Um dos sinais da importância desse rio para os países da região, especialmente o Vietnã, é que o arroz cultivado no Delta do Mekong representa mais da metade da produção desse alimento.

Características gerais

O rio Mekong é um pilar fundamental da economia do sudeste asiático, onde atividades de trabalho, transporte e recreação são desenvolvidas por meio de seus benefícios naturais.

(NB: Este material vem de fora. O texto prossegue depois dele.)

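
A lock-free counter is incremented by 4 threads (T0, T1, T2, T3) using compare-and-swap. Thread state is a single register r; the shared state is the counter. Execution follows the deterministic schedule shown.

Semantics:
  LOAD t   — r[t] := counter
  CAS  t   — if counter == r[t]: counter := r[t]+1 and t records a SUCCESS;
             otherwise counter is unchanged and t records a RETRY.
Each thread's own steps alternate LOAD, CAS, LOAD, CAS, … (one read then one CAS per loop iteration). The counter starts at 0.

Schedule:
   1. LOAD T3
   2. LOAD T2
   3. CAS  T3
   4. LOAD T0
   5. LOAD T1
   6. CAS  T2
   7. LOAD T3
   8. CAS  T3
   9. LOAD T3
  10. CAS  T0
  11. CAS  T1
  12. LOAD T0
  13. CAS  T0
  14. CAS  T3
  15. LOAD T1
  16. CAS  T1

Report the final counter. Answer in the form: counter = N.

counter = 4

[1] T3.load  rd  (counter 0, T3.r 0)
[2] T2.load  rd  (counter 0, T2.r 0)
[3] T3.cas  hit  (counter 1, T3.r 0)
[4] T0.load  rd  (counter 1, T0.r 1)
[5] T1.load  rd  (counter 1, T1.r 1)
[6] T2.cas  miss  (counter 1, T2.r 0)
[7] T3.load  rd  (counter 1, T3.r 1)
[8] T3.cas  hit  (counter 2, T3.r 1)
[9] T3.load  rd  (counter 2, T3.r 2)
[10] T0.cas  miss  (counter 2, T0.r 1)
[11] T1.cas  miss  (counter 2, T1.r 1)
[12] T0.load  rd  (counter 2, T0.r 2)
[13] T0.cas  hit  (counter 3, T0.r 2)
[14] T3.cas  miss  (counter 3, T3.r 2)
[15] T1.load  rd  (counter 3, T1.r 3)
[16] T1.cas  hit  (counter 4, T1.r 3)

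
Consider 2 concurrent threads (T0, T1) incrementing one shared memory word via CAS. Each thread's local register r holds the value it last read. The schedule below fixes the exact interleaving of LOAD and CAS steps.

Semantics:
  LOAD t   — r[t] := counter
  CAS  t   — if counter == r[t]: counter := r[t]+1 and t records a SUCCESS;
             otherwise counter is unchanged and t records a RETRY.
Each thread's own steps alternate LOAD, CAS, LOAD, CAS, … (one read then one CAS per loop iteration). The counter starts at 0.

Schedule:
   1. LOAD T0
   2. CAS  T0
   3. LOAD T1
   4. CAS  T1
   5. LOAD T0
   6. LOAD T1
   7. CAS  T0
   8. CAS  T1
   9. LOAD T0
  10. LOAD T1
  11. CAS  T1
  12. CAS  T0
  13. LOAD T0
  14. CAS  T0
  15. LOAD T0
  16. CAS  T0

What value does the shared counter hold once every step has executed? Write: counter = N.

counter = 6

[1] T0.load  rd  (counter 0, T0.r 0)
[2] T0.cas  hit  (counter 1, T0.r 0)
[3] T1.load  rd  (counter 1, T1.r 1)
[4] T1.cas  hit  (counter 2, T1.r 1)
[5] T0.load  rd  (counter 2, T0.r 2)
[6] T1.load  rd  (counter 2, T1.r 2)
[7] T0.cas  hit  (counter 3, T0.r 2)
[8] T1.cas  miss  (counter 3, T1.r 2)
[9] T0.load  rd  (counter 3, T0.r 3)
[10] T1.load  rd  (counter 3, T1.r 3)
[11] T1.cas  hit  (counter 4, T1.r 3)
[12] T0.cas  miss  (counter 4, T0.r 3)
[13] T0.load  rd  (counter 4, T0.r 4)
[14] T0.cas  hit  (counter 5, T0.r 4)
[15] T0.load  rd  (counter 5, T0.r 5)
[16] T0.cas  hit  (counter 6, T0.r 5)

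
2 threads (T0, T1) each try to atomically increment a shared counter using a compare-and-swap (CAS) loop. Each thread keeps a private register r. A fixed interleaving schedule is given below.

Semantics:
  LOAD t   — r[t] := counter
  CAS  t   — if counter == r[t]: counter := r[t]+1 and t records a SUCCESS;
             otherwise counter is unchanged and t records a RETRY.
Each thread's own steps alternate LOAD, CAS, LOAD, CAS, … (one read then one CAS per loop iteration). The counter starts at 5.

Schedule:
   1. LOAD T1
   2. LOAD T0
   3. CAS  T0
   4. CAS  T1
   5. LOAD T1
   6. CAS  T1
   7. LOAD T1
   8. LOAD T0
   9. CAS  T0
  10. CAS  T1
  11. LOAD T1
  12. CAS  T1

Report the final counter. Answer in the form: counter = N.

[1] T1.load  rd  (counter 5, T1.r 5)
[2] T0.load  rd  (counter 5, T0.r 5)
[3] T0.cas  hit  (counter 6, T0.r 5)
[4] T1.cas  miss  (counter 6, T1.r 5)
[5] T1.load  rd  (counter 6, T1.r 6)
[6] T1.cas  hit  (counter 7, T1.r 6)
[7] T1.load  rd  (counter 7, T1.r 7)
[8] T0.load  rd  (counter 7, T0.r 7)
[9] T0.cas  hit  (counter 8, T0.r 7)
[10] T1.cas  miss  (counter 8, T1.r 7)
[11] T1.load  rd  (counter 8, T1.r 8)
[12] T1.cas  hit  (counter 9, T1.r 8)

counter = 9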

Suas características têm um impacto direto no desenvolvimento da população devido à sua posição geográfica e inter-relação com os grupos de trabalho humano que vivem nas margens.

Inundações

A água que enche o canal do rio Mekong vem principalmente da chuva trazida para a sua bacia mais baixa com os ventos das monções. Em abril, o fluxo está no ponto mais baixo. Os ventos das monções chegam à região entre maio e junho a partir do sul carregados de água, nesse período o fluxo aumenta de agosto a setembro para o norte e até o final de outubro para o sul.

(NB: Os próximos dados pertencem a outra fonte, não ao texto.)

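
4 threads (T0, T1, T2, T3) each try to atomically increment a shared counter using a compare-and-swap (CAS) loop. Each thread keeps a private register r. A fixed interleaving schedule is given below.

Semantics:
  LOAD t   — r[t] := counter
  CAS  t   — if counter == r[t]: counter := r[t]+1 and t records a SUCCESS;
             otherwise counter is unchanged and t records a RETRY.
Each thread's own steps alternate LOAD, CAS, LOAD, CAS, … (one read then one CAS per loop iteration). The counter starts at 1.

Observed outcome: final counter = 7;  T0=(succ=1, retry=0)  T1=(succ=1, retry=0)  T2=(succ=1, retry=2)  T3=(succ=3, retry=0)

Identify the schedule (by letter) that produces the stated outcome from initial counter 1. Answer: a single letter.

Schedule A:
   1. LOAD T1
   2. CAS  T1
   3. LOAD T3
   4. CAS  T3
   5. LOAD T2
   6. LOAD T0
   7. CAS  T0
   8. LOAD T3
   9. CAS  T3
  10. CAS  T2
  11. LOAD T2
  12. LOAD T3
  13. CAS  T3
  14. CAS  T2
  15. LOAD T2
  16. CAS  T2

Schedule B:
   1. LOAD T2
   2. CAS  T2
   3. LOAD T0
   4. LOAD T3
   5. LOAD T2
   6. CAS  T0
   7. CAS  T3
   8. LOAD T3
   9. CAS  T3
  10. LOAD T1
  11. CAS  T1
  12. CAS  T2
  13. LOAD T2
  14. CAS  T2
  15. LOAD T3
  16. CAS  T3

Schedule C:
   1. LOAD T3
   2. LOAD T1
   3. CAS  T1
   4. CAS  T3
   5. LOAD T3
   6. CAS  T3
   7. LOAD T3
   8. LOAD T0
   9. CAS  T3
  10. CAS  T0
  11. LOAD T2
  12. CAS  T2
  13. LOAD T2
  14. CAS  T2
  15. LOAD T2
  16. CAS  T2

A

Simulating candidate A:
1. LOAD T1 → mem=1 r[T1]=1 [LOAD]
2. CAS T1 → mem=2 r[T1]=1 [OK]
3. LOAD T3 → mem=2 r[T3]=2 [LOAD]
4. CAS T3 → mem=3 r[T3]=2 [OK]
5. LOAD T2 → mem=3 r[T2]=3 [LOAD]
6. LOAD T0 → mem=3 r[T0]=3 [LOAD]
7. CAS T0 → mem=4 r[T0]=3 [OK]
8. LOAD T3 → mem=4 r[T3]=4 [LOAD]
9. CAS T3 → mem=5 r[T3]=4 [OK]
10. CAS T2 → mem=5 r[T2]=3 [RETRY]
11. LOAD T2 → mem=5 r[T2]=5 [LOAD]
12. LOAD T3 → mem=5 r[T3]=5 [LOAD]
13. CAS T3 → mem=6 r[T3]=5 [OK]
14. CAS T2 → mem=6 r[T2]=5 [RETRY]
15. LOAD T2 → mem=6 r[T2]=6 [LOAD]
16. CAS T2 → mem=7 r[T2]=6 [OK]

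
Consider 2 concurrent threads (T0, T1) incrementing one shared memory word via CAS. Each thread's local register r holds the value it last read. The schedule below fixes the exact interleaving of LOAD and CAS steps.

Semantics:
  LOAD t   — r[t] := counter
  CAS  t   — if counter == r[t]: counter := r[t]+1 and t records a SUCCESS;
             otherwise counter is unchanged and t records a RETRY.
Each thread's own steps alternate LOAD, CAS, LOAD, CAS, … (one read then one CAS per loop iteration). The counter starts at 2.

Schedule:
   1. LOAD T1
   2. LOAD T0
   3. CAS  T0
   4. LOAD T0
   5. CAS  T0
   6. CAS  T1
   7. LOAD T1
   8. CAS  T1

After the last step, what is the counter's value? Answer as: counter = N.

#1 T1 reads 2
#2 T0 reads 2
#3 T0 CAS(2→3) writes; counter now 3
#4 T0 reads 3
#5 T0 CAS(3→4) writes; counter now 4
#6 T1 CAS(2→3) fails; counter now 4
#7 T1 reads 4
#8 T1 CAS(4→5) writes; counter now 5

counter = 5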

É impossível aplicar o cultivo de arroz sem irrigação durante o período seco, portanto as águas do rio se tornam mais importantes para a produção agrícola. Por esse motivo, a estação anual de cheias é uma prioridade na Bacia do Baixo Mekong, pois gera as condições necessárias para o estado do meio ambiente e para o desenvolvimento produtivo de seus habitantes.

As inundações também são importantes para os peixes, que migram para piscinas profundas como abrigo durante a estação seca. Depois, durante a estação das cheias, eles migram de volta para as áreas de desova e alimentação ricas em nutrientes encontrados nas planícies de inundação.

Pilar de subsistência

A principal atividade econômica das pessoas que vivem ao longo do Mekong é a agricultura, sendo o arroz a cultura mais importante.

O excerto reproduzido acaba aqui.